20 senelik kocanız ameliyat olmuş mesela... Uzun süreli bir banyo yasağı var... Yıkamaz mısınız ayağını?
Hatta tırnağını kesmez misiniz?
Ha, "Allah’ım bir vesile ihsan eyle de şu kocamın ayaklarını yıkayayım" denmez elbet ama yıkanır.
Evlilik biraz da budur.
Dayanışmadır.
Hani ne derler... "İyi günde, kötü günde."
Yoksa gezip eğlenilecek, sevişilecek çok adam var sokakta.
Bazı durumlar "insanlık" icabıdır.
Özetle, "Kocanızın ayağını yıkar mısınız?" sorusunun cevabıyla o kadın ve kocası hakkında bir fikir sahibi olamazsınız. Ya da olursunuz da doğru olmaz.

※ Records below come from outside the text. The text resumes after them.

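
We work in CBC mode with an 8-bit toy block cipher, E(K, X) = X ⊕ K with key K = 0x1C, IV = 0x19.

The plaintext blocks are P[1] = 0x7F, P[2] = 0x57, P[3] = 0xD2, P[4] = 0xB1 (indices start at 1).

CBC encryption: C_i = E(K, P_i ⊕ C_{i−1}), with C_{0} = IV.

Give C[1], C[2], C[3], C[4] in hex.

C[1] = 0x7A, C[2] = 0x31, C[3] = 0xFF, C[4] = 0x52

C[1]: P[1] ⊕ 0x19 = 0x66; E(K, 0x66) = 0x7A.
C[2]: P[2] ⊕ 0x7A = 0x2D; E(K, 0x2D) = 0x31.
C[3]: P[3] ⊕ 0x31 = 0xE3; E(K, 0xE3) = 0xFF.
C[4]: P[4] ⊕ 0xFF = 0x4E; E(K, 0x4E) = 0x52.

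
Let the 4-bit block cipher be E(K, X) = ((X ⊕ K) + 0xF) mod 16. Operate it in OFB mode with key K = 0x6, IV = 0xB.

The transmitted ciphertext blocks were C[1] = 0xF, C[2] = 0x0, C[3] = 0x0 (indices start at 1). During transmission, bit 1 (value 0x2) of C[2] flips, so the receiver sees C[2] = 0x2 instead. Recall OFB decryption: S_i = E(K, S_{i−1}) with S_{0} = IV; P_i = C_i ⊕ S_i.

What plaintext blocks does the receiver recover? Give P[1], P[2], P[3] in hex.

Only C[2] changed, to 0x2. In OFB, a change in C_i flips the same bit in P_i only; the keystream is unaffected. Decrypting the received ciphertext:
P[1]: S = E(K, 0xB) = 0xC; 0xF ⊕ 0xC = 0x3.
P[2]: S = E(K, 0xC) = 0x9; 0x2 ⊕ 0x9 = 0xB.
P[3]: S = E(K, 0x9) = 0xE; 0x0 ⊕ 0xE = 0xE.
Blocks that differ from the original plaintext: P[2].

P[1] = 0x3, P[2] = 0xB, P[3] = 0xE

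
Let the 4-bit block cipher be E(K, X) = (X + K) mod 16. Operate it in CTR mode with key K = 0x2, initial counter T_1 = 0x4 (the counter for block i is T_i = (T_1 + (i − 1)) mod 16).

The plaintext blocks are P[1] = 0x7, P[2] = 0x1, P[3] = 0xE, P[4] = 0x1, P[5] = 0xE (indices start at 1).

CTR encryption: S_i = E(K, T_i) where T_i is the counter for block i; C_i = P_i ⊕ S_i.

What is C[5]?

C[1]: T = 0x4, S = E(K, T) = 0x6; 0x7 ⊕ 0x6 = 0x1.
C[2]: T = 0x5, S = E(K, T) = 0x7; 0x1 ⊕ 0x7 = 0x6.
C[3]: T = 0x6, S = E(K, T) = 0x8; 0xE ⊕ 0x8 = 0x6.
C[4]: T = 0x7, S = E(K, T) = 0x9; 0x1 ⊕ 0x9 = 0x8.
C[5]: T = 0x8, S = E(K, T) = 0xA; 0xE ⊕ 0xA = 0x4.

C[5] = 0x4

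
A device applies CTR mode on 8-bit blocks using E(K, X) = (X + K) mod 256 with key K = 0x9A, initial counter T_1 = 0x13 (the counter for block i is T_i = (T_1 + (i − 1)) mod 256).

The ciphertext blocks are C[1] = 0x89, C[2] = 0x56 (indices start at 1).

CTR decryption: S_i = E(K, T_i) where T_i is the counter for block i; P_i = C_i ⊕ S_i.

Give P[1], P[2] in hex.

P[1]: T = 0x13, S = E(K, T) = 0xAD; 0x89 ⊕ 0xAD = 0x24.
P[2]: T = 0x14, S = E(K, T) = 0xAE; 0x56 ⊕ 0xAE = 0xF8.

P[1] = 0x24, P[2] = 0xF8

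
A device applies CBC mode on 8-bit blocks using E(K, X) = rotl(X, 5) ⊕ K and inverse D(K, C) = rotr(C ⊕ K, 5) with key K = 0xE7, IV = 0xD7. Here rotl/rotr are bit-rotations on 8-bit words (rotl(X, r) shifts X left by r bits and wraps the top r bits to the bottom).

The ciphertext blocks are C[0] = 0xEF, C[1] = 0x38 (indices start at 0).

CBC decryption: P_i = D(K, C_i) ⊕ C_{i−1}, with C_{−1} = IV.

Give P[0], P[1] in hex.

P[0]: D(K, 0xEF) = 0x40; 0x40 ⊕ 0xD7 = 0x97.
P[1]: D(K, 0x38) = 0xFE; 0xFE ⊕ 0xEF = 0x11.

P[0] = 0x97, P[1] = 0x11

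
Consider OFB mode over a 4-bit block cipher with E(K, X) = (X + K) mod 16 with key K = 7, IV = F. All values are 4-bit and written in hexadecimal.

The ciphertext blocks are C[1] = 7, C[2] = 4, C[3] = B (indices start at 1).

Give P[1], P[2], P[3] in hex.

OFB decryption: S_i = E(K, S_{i−1}) with S_{0} = IV; P_i = C_i ⊕ S_i.
P[1]: S = E(K, F) = 6; 7 ⊕ 6 = 1.
P[2]: S = E(K, 6) = D; 4 ⊕ D = 9.
P[3]: S = E(K, D) = 4; B ⊕ 4 = F.

P[1] = 1, P[2] = 9, P[3] = F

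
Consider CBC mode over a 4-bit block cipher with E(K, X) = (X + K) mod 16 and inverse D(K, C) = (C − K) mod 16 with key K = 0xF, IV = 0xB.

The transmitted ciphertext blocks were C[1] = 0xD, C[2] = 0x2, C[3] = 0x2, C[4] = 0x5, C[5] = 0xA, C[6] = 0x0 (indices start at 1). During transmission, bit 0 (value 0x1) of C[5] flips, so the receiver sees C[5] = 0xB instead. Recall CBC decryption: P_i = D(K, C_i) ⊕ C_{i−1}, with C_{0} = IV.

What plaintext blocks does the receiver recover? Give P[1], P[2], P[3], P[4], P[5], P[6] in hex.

Only C[5] changed, to 0xB. In CBC, a change in C_i garbles P_i and flips the same bit in P_{i+1}. Decrypting the received ciphertext:
P[1]: D(K, 0xD) = 0xE; 0xE ⊕ 0xB = 0x5.
P[2]: D(K, 0x2) = 0x3; 0x3 ⊕ 0xD = 0xE.
P[3]: D(K, 0x2) = 0x3; 0x3 ⊕ 0x2 = 0x1.
P[4]: D(K, 0x5) = 0x6; 0x6 ⊕ 0x2 = 0x4.
P[5]: D(K, 0xB) = 0xC; 0xC ⊕ 0x5 = 0x9.
P[6]: D(K, 0x0) = 0x1; 0x1 ⊕ 0xB = 0xA.
Blocks that differ from the original plaintext: P[5], P[6].

P[1] = 0x5, P[2] = 0xE, P[3] = 0x1, P[4] = 0x4, P[5] = 0x9, P[6] = 0xA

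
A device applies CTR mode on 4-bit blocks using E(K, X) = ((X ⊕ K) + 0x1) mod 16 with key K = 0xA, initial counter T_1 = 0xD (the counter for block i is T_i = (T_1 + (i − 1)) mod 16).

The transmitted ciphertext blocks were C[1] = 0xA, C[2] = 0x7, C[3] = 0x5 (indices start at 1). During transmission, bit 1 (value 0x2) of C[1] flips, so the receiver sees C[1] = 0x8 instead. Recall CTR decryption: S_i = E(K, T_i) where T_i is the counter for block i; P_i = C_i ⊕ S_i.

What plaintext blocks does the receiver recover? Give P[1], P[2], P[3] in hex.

Only C[1] changed, to 0x8. In CTR, a change in C_i flips the same bit in P_i only; the keystream is unaffected. Decrypting the received ciphertext:
P[1]: T = 0xD, S = E(K, T) = 0x8; 0x8 ⊕ 0x8 = 0x0.
P[2]: T = 0xE, S = E(K, T) = 0x5; 0x7 ⊕ 0x5 = 0x2.
P[3]: T = 0xF, S = E(K, T) = 0x6; 0x5 ⊕ 0x6 = 0x3.
Blocks that differ from the original plaintext: P[1].

P[1] = 0x0, P[2] = 0x2, P[3] = 0x3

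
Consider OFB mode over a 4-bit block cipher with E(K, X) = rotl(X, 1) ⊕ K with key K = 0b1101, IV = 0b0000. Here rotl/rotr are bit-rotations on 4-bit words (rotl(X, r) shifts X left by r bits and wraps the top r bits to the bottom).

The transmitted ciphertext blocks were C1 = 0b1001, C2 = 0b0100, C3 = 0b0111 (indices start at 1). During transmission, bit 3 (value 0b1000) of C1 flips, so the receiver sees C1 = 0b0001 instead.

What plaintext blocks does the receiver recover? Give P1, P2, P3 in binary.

P1 = 0b1100, P2 = 0b0010, P3 = 0b0110

OFB decryption: S_i = E(K, S_{i−1}) with S_{0} = IV; P_i = C_i ⊕ S_i.
Only C1 changed, to 0b0001. In OFB, a change in C_i flips the same bit in P_i only; the keystream is unaffected. Decrypting the received ciphertext:
P1: S = E(K, 0b0000) = 0b1101; 0b0001 ⊕ 0b1101 = 0b1100.
P2: S = E(K, 0b1101) = 0b0110; 0b0100 ⊕ 0b0110 = 0b0010.
P3: S = E(K, 0b0110) = 0b0001; 0b0111 ⊕ 0b0001 = 0b0110.
Blocks that differ from the original plaintext: P1.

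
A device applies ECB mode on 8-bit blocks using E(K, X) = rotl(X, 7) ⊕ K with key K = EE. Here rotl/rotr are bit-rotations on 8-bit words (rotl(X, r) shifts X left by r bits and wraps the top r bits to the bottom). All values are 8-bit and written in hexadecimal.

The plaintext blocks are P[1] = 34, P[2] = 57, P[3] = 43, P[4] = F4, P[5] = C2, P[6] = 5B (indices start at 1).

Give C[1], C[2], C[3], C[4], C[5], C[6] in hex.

C[1] = F4, C[2] = 45, C[3] = 4F, C[4] = 94, C[5] = 8F, C[6] = 43

ECB encryption: C_i = E(K, P_i).
C[1]: E(K, 34) = F4.
C[2]: E(K, 57) = 45.
C[3]: E(K, 43) = 4F.
C[4]: E(K, F4) = 94.
C[5]: E(K, C2) = 8F.
C[6]: E(K, 5B) = 43.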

Mesela şimdi Ebru Şallı kocasına "kul köle", kocası da "kodu mu oturtan" biri midir?
Hiç sanmıyorum.
"Hiçbir şartta kocamın/karımın ayağını yıkamam" diyen, vicdansızın tekidir bana göre. Karşı taraf ilk tökezlediğinde toz olacak demektir.
*
Bir de "dört duvar arası" durumu var.
"Dört duvar arası" öyle bir yer ki orada erkekle kadının büründüğü haller hiçbir şey için ölçü olamaz.
Orada neredeyse herkes "Gündüz insan, gece kurt" misali.
Daha bu yaz pek romantik bildiğimiz biri nasıl şaşırttı bizi, unuttunuz mu?
Diyeceğim ayak yıkama, yıkattırma çok hafif kalabilir.
Fakat sırf kadını hizmetkár olarak gördüğü için ayağını yıkatan nice kendini bilmez vardır elbet.
Onlar "görünen köy"dür zaten.
Ve yapacak bir şey yoktur.
Tekamül etmelerini beklemekten başka...
MIŞ MUŞ
Baykal "Sağ bize geliyor" demiş.İyi. Siz "sağ" biz selamet.
Türkiye’de üç kişiden biri hastaymış.Öteki ikisi de ya futbol hastası, ya komşunun kızına hasta.
Cep telefonu kullanımı erkeklerde kısırlık yapıyormuş."Cep"le bir doğum kontrolü yapılamıyordu, o da oldu.